Tuesday, December 9, 2008

Pressure and Stress

Two things I do to my self constantly.....why? It does nothing but hurt me, so why do I do it? Normally people feel stress and pressure from outside forces like your family, friends, school, work. For me I do it to myself. Example......tonight I went to practice for my juries which are tomorrow I sat down at the piano and called my dad just to chat for second. I just let it all out to him. Saying "Dad I am terrified of failing my Math final, I might have to retake sight singing I. I feel so behind, I want to graduate in 4 years but its not gonna happen.

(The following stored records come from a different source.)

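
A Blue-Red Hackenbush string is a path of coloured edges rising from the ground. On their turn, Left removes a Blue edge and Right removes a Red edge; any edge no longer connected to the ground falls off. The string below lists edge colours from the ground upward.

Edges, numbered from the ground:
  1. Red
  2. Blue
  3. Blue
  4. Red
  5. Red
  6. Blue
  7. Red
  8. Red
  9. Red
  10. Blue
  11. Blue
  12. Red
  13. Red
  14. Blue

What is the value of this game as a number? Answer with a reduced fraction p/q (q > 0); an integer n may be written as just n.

-3533/8192

edge 1 of 14 (Red): {  | 0 } ⇒ -1
edge 2 of 14 (Blue): { -1 | 0 } ⇒ -1/2
edge 3 of 14 (Blue): { -1; -1/2 | 0 } ⇒ -1/4
edge 4 of 14 (Red): { -1; -1/2 | -1/4; 0 } ⇒ -3/8
edge 5 of 14 (Red): { -1; -1/2 | -3/8; -1/4; 0 } ⇒ -7/16
edge 6 of 14 (Blue): { -1; -1/2; -7/16 | -3/8; -1/4; 0 } ⇒ -13/32
edge 7 of 14 (Red): { -1; -1/2; -7/16 | -13/32; -3/8; -1/4; 0 } ⇒ -27/64
edge 8 of 14 (Red): { -1; -1/2; -7/16 | -27/64; -13/32; -3/8; -1/4; 0 } ⇒ -55/128
edge 9 of 14 (Red): { -1; -1/2; -7/16 | -55/128; -27/64; -13/32; -3/8; -1/4; 0 } ⇒ -111/256
edge 10 of 14 (Blue): { -1; -1/2; -7/16; -111/256 | -55/128; -27/64; -13/32; -3/8; -1/4; 0 } ⇒ -221/512
edge 11 of 14 (Blue): { -1; -1/2; -7/16; -111/256; -221/512 | -55/128; -27/64; -13/32; -3/8; -1/4; 0 } ⇒ -441/1024
edge 12 of 14 (Red): { -1; -1/2; -7/16; -111/256; -221/512 | -441/1024; -55/128; -27/64; -13/32; -3/8; -1/4; 0 } ⇒ -883/2048
edge 13 of 14 (Red): { -1; -1/2; -7/16; -111/256; -221/512 | -883/2048; -441/1024; -55/128; -27/64; -13/32; -3/8; -1/4; 0 } ⇒ -1767/4096
edge 14 of 14 (Blue): { -1; -1/2; -7/16; -111/256; -221/512; -1767/4096 | -883/2048; -441/1024; -55/128; -27/64; -13/32; -3/8; -1/4; 0 } ⇒ -3533/8192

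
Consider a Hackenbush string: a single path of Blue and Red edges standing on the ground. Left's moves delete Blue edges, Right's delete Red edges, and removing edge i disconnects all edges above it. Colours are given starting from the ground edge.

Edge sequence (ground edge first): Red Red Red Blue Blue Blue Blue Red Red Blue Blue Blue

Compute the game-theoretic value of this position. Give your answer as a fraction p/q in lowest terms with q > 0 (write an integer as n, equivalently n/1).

edge 1 of 12 (Red): { — | 0 } gives -1
edge 2 of 12 (Red): { — | -1, 0 } gives -2
edge 3 of 12 (Red): { — | -2, -1, 0 } gives -3
edge 4 of 12 (Blue): { -3 | -2, -1, 0 } gives -5/2
edge 5 of 12 (Blue): { -3, -5/2 | -2, -1, 0 } gives -9/4
edge 6 of 12 (Blue): { -3, -5/2, -9/4 | -2, -1, 0 } gives -17/8
edge 7 of 12 (Blue): { -3, -5/2, -9/4, -17/8 | -2, -1, 0 } gives -33/16
edge 8 of 12 (Red): { -3, -5/2, -9/4, -17/8 | -33/16, -2, -1, 0 } gives -67/32
edge 9 of 12 (Red): { -3, -5/2, -9/4, -17/8 | -67/32, -33/16, -2, -1, 0 } gives -135/64
edge 10 of 12 (Blue): { -3, -5/2, -9/4, -17/8, -135/64 | -67/32, -33/16, -2, -1, 0 } gives -269/128
edge 11 of 12 (Blue): { -3, -5/2, -9/4, -17/8, -135/64, -269/128 | -67/32, -33/16, -2, -1, 0 } gives -537/256
edge 12 of 12 (Blue): { -3, -5/2, -9/4, -17/8, -135/64, -269/128, -537/256 | -67/32, -33/16, -2, -1, 0 } gives -1073/512

-1073/512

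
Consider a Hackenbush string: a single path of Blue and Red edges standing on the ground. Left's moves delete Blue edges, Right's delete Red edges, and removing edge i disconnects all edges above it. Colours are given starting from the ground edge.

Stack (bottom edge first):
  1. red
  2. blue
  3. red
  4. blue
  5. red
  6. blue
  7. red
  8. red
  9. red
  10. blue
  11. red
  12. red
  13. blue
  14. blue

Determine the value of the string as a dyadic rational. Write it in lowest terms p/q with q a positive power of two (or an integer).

-5593/8192

edge 1 of 14 (red): { (no moves) | 0 } ⇒ -1
edge 2 of 14 (blue): { -1 | 0 } ⇒ -1/2
edge 3 of 14 (red): { -1 | -1/2, 0 } ⇒ -3/4
edge 4 of 14 (blue): { -1, -3/4 | -1/2, 0 } ⇒ -5/8
edge 5 of 14 (red): { -1, -3/4 | -5/8, -1/2, 0 } ⇒ -11/16
edge 6 of 14 (blue): { -1, -3/4, -11/16 | -5/8, -1/2, 0 } ⇒ -21/32
edge 7 of 14 (red): { -1, -3/4, -11/16 | -21/32, -5/8, -1/2, 0 } ⇒ -43/64
edge 8 of 14 (red): { -1, -3/4, -11/16 | -43/64, -21/32, -5/8, -1/2, 0 } ⇒ -87/128
edge 9 of 14 (red): { -1, -3/4, -11/16 | -87/128, -43/64, -21/32, -5/8, -1/2, 0 } ⇒ -175/256
edge 10 of 14 (blue): { -1, -3/4, -11/16, -175/256 | -87/128, -43/64, -21/32, -5/8, -1/2, 0 } ⇒ -349/512
edge 11 of 14 (red): { -1, -3/4, -11/16, -175/256 | -349/512, -87/128, -43/64, -21/32, -5/8, -1/2, 0 } ⇒ -699/1024
edge 12 of 14 (red): { -1, -3/4, -11/16, -175/256 | -699/1024, -349/512, -87/128, -43/64, -21/32, -5/8, -1/2, 0 } ⇒ -1399/2048
edge 13 of 14 (blue): { -1, -3/4, -11/16, -175/256, -1399/2048 | -699/1024, -349/512, -87/128, -43/64, -21/32, -5/8, -1/2, 0 } ⇒ -2797/4096
edge 14 of 14 (blue): { -1, -3/4, -11/16, -175/256, -1399/2048, -2797/4096 | -699/1024, -349/512, -87/128, -43/64, -21/32, -5/8, -1/2, 0 } ⇒ -5593/8192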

I don't want to let the family down. I want you to be proud of me, not disappointed. I don't want to fail." My dad through all of that said "Jessica calm down everything will be okay. I want you to enjoy college. You are getting to do something I never got to do, so enjoy yourself.  We won't be disappointed in you. Its okay if it takes you longer.  Sometimes you don't thing the first try, its okay to repeat something." I just got so worked up I almost cried so I just said "Thanks dad I love you" and hung up the phone because I didn't want my dad to hear me cry, cause I didn't want him to worry about me. I tried to calm down and I couldn't do it. I started stressing really bad. I called Gary and just said "Please help me calm down I feel so stressed right now I am so scared of failing." Of course he was like my dad a voice of reason saying "Jessica you'll be okay you are ready for your finals you'll be okay." After I cried I felt better, my body used a natural stress reliever which really helped except it messed up my make-up. I just have to figure out how to not put so much pressure on myself, I guess I have been this way my whole life, but I don't know where it came from, and I feel like it is really hurting me right now. I just wish it would go away. Well I am off to write a history paper and then bed so I can get a good night sleep before my juries tomorrow afternoon.